This study, which uses data from different sources: the RGPH-2007, the 2017 projections, aims to examine the question of the extension of Brazzaville in relation to the protection of nature. The methodology used consisted of using secondary data and field observations. The results posted that, the city is experiencing exponential automobile growth, the share of city dwellers increased from 11% in 1984 to 37% of the total population of the country in 2017. The population density increased from 263.9 inhabitant / km2 in 1984 at 17,333 inhabitants / km2 in 2017. To this end, we postulate that it is undeniable that this urban growth due to the fact that it is essentially fueled by immigration of rural origin, favored the relentless expansion of boundaries from the city. Brazzaville spreads out in an anarchic way without references to the various existing development plans. The dynamics at work came at the expense of an adequate planning policy. The abandonment since the 1960s of the development plans devised by the colonists and the master plan of town planning of 1980 which has just been updated and validated by the Council of Ministers in 2016, have caused the populations to transform places formerly declared as protected areas in residential areas. This extension of the city was done without nature conservation measures. As a consequence, neighborhoods without green spaces are observed, erosions caused by anthropogenic actions by residents, 41% of residents live in areas prohibited for construction.
Introduction
Les mouvements migratoires, la baisse de la mortalité et l’augmentation de la fécondité concourent à l’évolution démographique urbaine mondiale à un rythme exponentiel. En effet, le nombre des individus vivants dans les villes qui était de 14% en 1900 et de 28% en 1950 est passé à 55% de nos jours (Banque Mondiale, 2019, p. 13). Cette croissance de la population trop rapide a pour conséquence la conquête des espaces à bâtir. Cette conquête se fait, cependant, de façon anarchique et accélérée dans les villes des pays en développement notamment. L’extension anarchique de ces villes est le résultat de l’absence d’une bonne politique d’urbanisation qui entraîne un déphasage entre l’extension spatiale et l’implantation des équipements adéquats et des infrastructures. L’inégale distribution de la voirie et son mauvais état occasionnent une déconnexion ou une connexion insuffisante des quartiers périphériques au réseau routier et, par conséquent, l’enclavement ou le semi-enclavement des quartiers.

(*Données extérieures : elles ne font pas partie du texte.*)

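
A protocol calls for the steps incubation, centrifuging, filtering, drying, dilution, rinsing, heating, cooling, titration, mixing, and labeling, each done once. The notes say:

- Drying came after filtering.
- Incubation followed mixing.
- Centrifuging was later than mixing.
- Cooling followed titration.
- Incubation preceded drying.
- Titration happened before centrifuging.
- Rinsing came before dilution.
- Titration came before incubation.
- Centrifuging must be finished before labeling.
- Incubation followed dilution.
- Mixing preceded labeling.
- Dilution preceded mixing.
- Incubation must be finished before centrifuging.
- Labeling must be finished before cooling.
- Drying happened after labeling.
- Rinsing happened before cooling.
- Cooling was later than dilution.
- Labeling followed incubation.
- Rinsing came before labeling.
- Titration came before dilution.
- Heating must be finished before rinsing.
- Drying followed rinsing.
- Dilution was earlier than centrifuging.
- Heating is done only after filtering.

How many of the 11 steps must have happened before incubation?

6

Directly stated before incubation: dilution, mixing, and titration.
Filtering reaches incubation via filtering → heating → rinsing → dilution → incubation.
Heating reaches incubation via heating → rinsing → dilution → incubation.
Rinsing reaches incubation via rinsing → dilution → incubation.
No chain forces labeling (or any of the others) ahead of incubation.
That's dilution, filtering, heating, mixing, rinsing, and titration — 6 in all.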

Au Congo, l’aménagement du territoire est de façon constante une préoccupation majeure dans les efforts de développements déployés par les pouvoirs publics. De ce fait, la maîtrise de la croissance urbaine jugée trop rapide est l’un des axes de la politique d’aménagement du territoire. Bien que l’urbanisation soit récente, le niveau de croissance entre 2008 et 2018 place le Congo dans le groupe de tête des pays africains francophones classés selon le degré d’urbanisation (UNFPA, 2017). Cette croissance urbaine devient aujourd’hui un phénomène d’une ampleur significative avec des implications négatives sur la mise en place d’une structure urbaine bien hiérarchisée et équilibrée. La ville de Brazzaville qui fait l’objet de cette étude se situe dans la partie méridionale de la République du Congo, ancien chef-lieu de la région du Pool. Elle s’étend sur un plateau entre le ravin du Tchad et celui de la Glacière. Cette unité topographique à l’avantage de donner aux habitants une superbe vue sur le fleuve Congo et les différentes installations humaines placées sur la rive gauche de celui-ci. Elle permet aussi l’extension de la cité en direction du nord, du sud et de l’ouest, en dépit de l’hétérogénéité orographique du paysage dans son ensemble. Son site est constitué aux 2/3 de plateaux, de plaines de 270 à 400 m d’altitude et de 1/3 de collines qui culminent à 500 m. Dans l’ensemble, le site de Brazzaville ressemble à un immense amphithéâtre encadré par les collines au Nord-Est et à l’Ouest.
Brazzaville offre aujourd’hui un nouveau visage et doit faire face à de grands changements en matière d’occupation des sols. Disposer d’une parcelle de terrain et y construire, pour échapper aux charges locatives est le souci principal de tout citoyen de la ville capitale. Malheureusement, ce besoin vital ne tient souvent pas compte des règles d’urbanisme. On assiste donc à l’occupation des zones sensibles aux érosions qui sont actuellement des zones à risque du fait de la destruction de la nature au profit des habitations. Brazzaville est aussi confrontée à des agissements inciviques de certains citoyens qui se complaisent dans l’occupation des espaces verts publics réservés. Ces individus le font parfois avec le concours des propriétaires fonciers véreux. Malgré la mise en place d’une commission pour le recensement des espaces verts à Brazzaville et la tenue de différentes réunions avec toutes les parties prenantes, ces actions continues. Pour ne pas mettre en péril la biodiversité face à la croissance démographique, l’État a adopté une politique au service de l’écosystème urbain avec la création d’un parc zoologique à l’intérieur de Brazzaville et de la réserve forestière classée par l’arrêté n° 3037 du 13 août 1938 (la patte d’oie) au centre-ville. Cette forêt fait l’objet d’actes inciviques de la part des citoyens. Dans la quête des moyens pour la subsistance et des espaces pour leur habitation, les populations s’en servent comme bois de chauffe avec des impacts environnementaux significatifs (peuplement des collines, nudité des sols etc.).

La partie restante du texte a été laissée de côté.